小隊の人数は5。1人が槍、2人が剣、1人が弓、そして隊長らしきオールバックの中年は斧を装備している。全身に白い鎧を纏った兵士達があの少年達の味方であることは直ぐに分かった。
その兵士達はセイロス騎士団であった。
「待ってください。今内の傭兵団で少年た・・」
そこまで言いかけた時には、剣を装備した2人の兵士はアレンに向かって突進を開始しており、同時に剣を振り上げていた。
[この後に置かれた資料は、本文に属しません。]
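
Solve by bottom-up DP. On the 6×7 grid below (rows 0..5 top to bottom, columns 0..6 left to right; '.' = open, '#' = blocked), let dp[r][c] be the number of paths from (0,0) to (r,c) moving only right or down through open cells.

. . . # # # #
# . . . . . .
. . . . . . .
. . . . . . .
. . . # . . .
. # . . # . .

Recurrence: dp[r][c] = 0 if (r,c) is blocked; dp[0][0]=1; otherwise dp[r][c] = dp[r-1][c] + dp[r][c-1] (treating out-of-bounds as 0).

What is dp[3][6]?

36

r\c   0   1   2   3   4   5   6
  0   1   1   1   0   0   0   0
  1   0   1   2   2   2   2   2
  2   0   1   3   5   7   9  11
  3   0   1   4   9  16  25  36
  4   0   1   5   0  16  41  77
  5   0   0   5   5   0  41 118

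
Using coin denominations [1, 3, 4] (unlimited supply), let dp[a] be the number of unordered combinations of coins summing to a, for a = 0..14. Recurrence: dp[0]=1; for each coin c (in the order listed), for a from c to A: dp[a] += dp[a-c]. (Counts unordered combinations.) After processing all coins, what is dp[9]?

after  coin     0     1     2     3     4     5     6     7     8     9    10    11    12    13    14
          1     1     1     1     1     1     1     1     1     1     1     1     1     1     1     1
          3     1     1     1     2     2     2     3     3     3     4     4     4     5     5     5
          4     1     1     1     2     3     3     4     5     6     7     8     9    11    12    13

7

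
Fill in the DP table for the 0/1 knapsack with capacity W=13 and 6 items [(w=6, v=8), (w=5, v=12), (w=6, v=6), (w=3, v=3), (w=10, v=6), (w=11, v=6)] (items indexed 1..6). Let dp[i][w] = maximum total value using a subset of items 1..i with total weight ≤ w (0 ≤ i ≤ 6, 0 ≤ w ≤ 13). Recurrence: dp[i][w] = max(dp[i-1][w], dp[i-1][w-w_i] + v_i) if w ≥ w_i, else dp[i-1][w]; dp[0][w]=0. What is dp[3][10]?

i\w   0   1   2   3   4   5   6   7   8   9  10  11  12  13
  0   0   0   0   0   0   0   0   0   0   0   0   0   0   0
  1   0   0   0   0   0   0   8   8   8   8   8   8   8   8
  2   0   0   0   0   0  12  12  12  12  12  12  20  20  20
  3   0   0   0   0   0  12  12  12  12  12  12  20  20  20
  4   0   0   0   3   3  12  12  12  15  15  15  20  20  20
  5   0   0   0   3   3  12  12  12  15  15  15  20  20  20
  6   0   0   0   3   3  12  12  12  15  15  15  20  20  20

12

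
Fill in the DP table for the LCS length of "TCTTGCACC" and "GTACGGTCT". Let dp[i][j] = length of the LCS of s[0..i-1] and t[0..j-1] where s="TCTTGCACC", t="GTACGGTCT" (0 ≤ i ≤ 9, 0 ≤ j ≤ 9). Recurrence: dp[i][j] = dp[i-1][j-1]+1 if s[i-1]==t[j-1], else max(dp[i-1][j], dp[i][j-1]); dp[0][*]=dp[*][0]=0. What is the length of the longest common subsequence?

   ''  G  T  A  C  G  G  T  C  T
''  0  0  0  0  0  0  0  0  0  0
 T  0  0  1  1  1  1  1  1  1  1
 C  0  0  1  1  2  2  2  2  2  2
 T  0  0  1  1  2  2  2  3  3  3
 T  0  0  1  1  2  2  2  3  3  4
 G  0  1  1  1  2  3  3  3  3  4
 C  0  1  1  1  2  3  3  3  4  4
 A  0  1  1  2  2  3  3  3  4  4
 C  0  1  1  2  3  3  3  3  4  4
 C  0  1  1  2  3  3  3  3  4  4

4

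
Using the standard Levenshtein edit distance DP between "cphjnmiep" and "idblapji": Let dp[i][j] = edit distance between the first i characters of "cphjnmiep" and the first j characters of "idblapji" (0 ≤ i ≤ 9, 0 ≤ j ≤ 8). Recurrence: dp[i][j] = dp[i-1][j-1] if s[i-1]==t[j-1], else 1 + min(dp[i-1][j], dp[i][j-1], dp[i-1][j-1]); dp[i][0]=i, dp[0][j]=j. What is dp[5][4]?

5

   ''  i  d  b  l  a  p  j  i
''  0  1  2  3  4  5  6  7  8
 c  1  1  2  3  4  5  6  7  8
 p  2  2  2  3  4  5  5  6  7
 h  3  3  3  3  4  5  6  6  7
 j  4  4  4  4  4  5  6  6  7
 n  5  5  5  5  5  5  6  7  7
 m  6  6  6  6  6  6  6  7  8
 i  7  6  7  7  7  7  7  7  7
 e  8  7  7  8  8  8  8  8  8
 p  9  8  8  8  9  9  8  9  9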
その剣士2人の猛攻をアレンは避け続け、また一歩アレンに近づこうと剣士が足を踏み出したタイミングでアレンはそれよりも早く踏み込み距離を詰める。まだ地面に足をつけられていない体制が崩れた剣士の頭を掴むと、そのまま地面に体ごと叩きつける。その衝撃で兵士が気絶したことを確認するよりも早く、何が起きたか整理の付いていないもう一人の剣士の腕を掴み、右横に生えている木に向かって背負い投げるように投げ飛ばした。
鈍い音と共に一瞬で2人が戦闘不能になった。
今度はアレンがセイロス騎士団へと攻撃を開始した。獣が襲い掛かるように、まだ弓を構え切れていない弓兵まで突進し、その両腕を掴み自身へ近づけ、その突進の威力と合わさった蹴りを腹へと命中さえる。呻き声をあげながら倒れる弓兵に目もくれず、アレンは槍兵へと向かう。
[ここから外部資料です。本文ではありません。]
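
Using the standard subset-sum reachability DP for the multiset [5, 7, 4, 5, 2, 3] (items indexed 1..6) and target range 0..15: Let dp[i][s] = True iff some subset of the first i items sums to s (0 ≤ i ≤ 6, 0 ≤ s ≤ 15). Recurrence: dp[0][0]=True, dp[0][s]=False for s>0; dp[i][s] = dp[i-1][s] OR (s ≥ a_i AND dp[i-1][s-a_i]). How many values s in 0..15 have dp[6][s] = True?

i\s   0   1   2   3   4   5   6   7   8   9  10  11  12  13  14  15
  0   T   F   F   F   F   F   F   F   F   F   F   F   F   F   F   F
  1   T   F   F   F   F   T   F   F   F   F   F   F   F   F   F   F
  2   T   F   F   F   F   T   F   T   F   F   F   F   T   F   F   F
  3   T   F   F   F   T   T   F   T   F   T   F   T   T   F   F   F
  4   T   F   F   F   T   T   F   T   F   T   T   T   T   F   T   F
  5   T   F   T   F   T   T   T   T   F   T   T   T   T   T   T   F
  6   T   F   T   T   T   T   T   T   T   T   T   T   T   T   T   T

15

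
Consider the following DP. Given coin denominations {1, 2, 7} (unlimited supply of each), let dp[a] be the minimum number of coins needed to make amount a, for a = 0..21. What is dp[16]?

 a  0  1  2  3  4  5  6  7  8  9 10 11 12 13 14 15 16 17 18 19 20 21
dp  0  1  1  2  2  3  3  1  2  2  3  3  4  4  2  3  3  4  4  5  5  3

3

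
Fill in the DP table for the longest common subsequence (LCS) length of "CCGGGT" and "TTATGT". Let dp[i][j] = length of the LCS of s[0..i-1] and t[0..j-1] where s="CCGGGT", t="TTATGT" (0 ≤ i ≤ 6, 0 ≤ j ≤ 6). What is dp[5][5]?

   ''  T  T  A  T  G  T
''  0  0  0  0  0  0  0
 C  0  0  0  0  0  0  0
 C  0  0  0  0  0  0  0
 G  0  0  0  0  0  1  1
 G  0  0  0  0  0  1  1
 G  0  0  0  0  0  1  1
 T  0  1  1  1  1  1  2

1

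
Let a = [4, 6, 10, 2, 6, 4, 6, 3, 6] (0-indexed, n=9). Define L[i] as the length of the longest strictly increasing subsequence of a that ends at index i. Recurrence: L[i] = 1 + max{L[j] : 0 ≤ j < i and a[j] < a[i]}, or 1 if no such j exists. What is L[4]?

2

   i    0    1    2    3    4    5    6    7    8
a[i]    4    6   10    2    6    4    6    3    6
L[i]    1    2    3    1    2    2    3    2    3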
悪魔のような攻撃で次々と倒れていく仲間を見て恐怖に支配された槍兵は体を強張らせ、全く動けずにいた。
「せぇぇぇや。」
突進しているアレンと槍兵の間に斧兵は大声を上げながら地面に斧を叩きつける。
その斧兵は優しそうな風貌から鬼の形相へと変わりアレンを睨みつける。
「貴殿、何者だ?ここまで腕の良い盗賊など聞いたことがない」
「先に攻撃してきたのはそちらです。それに私は盗賊ではありません。ジェラルト傭兵団所属のアレン。恐らく貴方方が探している少年2人と少女1人を保護しています。」
「何?本当か!?」
「はい。貴方方の目的の山賊は先ほど、私達の方で討伐させていただきました。その証拠に貴方方が来た道には盗賊団の死体が転がっていたはずです。」
その言葉を聞くと、斧兵は構えていた斧を下ろし、強張っていた槍兵は地面に座り込む。それを確認し、アレンも装備している籠手を外して頭を下げた。
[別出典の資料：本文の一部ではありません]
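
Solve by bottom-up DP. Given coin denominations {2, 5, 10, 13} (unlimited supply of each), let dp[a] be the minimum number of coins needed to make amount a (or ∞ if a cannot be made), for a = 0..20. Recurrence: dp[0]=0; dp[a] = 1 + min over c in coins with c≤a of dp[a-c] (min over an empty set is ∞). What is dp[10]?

 a  0  1  2  3  4  5  6  7  8  9 10 11 12 13 14 15 16 17 18 19 20
dp  0  -  1  -  2  1  3  2  4  3  1  4  2  1  3  2  4  3  2  4  2
(- denotes ∞ / unreachable)

1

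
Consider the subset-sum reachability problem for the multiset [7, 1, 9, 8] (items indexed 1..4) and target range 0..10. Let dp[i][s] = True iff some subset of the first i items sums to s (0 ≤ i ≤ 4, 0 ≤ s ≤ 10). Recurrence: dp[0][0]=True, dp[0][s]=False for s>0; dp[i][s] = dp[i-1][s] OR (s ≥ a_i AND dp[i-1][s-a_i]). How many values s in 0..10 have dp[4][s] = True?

i\s   0   1   2   3   4   5   6   7   8   9  10
  0   T   F   F   F   F   F   F   F   F   F   F
  1   T   F   F   F   F   F   F   T   F   F   F
  2   T   T   F   F   F   F   F   T   T   F   F
  3   T   T   F   F   F   F   F   T   T   T   T
  4   T   T   F   F   F   F   F   T   T   T   T

6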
「申し訳ありませんでした。貴方方騎士団に重症を負わせてしまったこと、心よりお詫び申し上げます。よろしければ傭兵団の方で治療させていただけませんか?内には腕の良い白魔導士がおりますので。」
「こちらこそ、済まなかったな。話を聞く前に襲い掛かったのはこちらだ。責任はこちらにある。貴殿に非はない。申し遅れた、私はセイロス騎士団のアロイスだ。それより貴殿、先程からジェラルトと申しておるのか?」
頭を下げながら言ったアロイスだったが、後半からは好奇心を隠せない様子でアレンにそう伺った。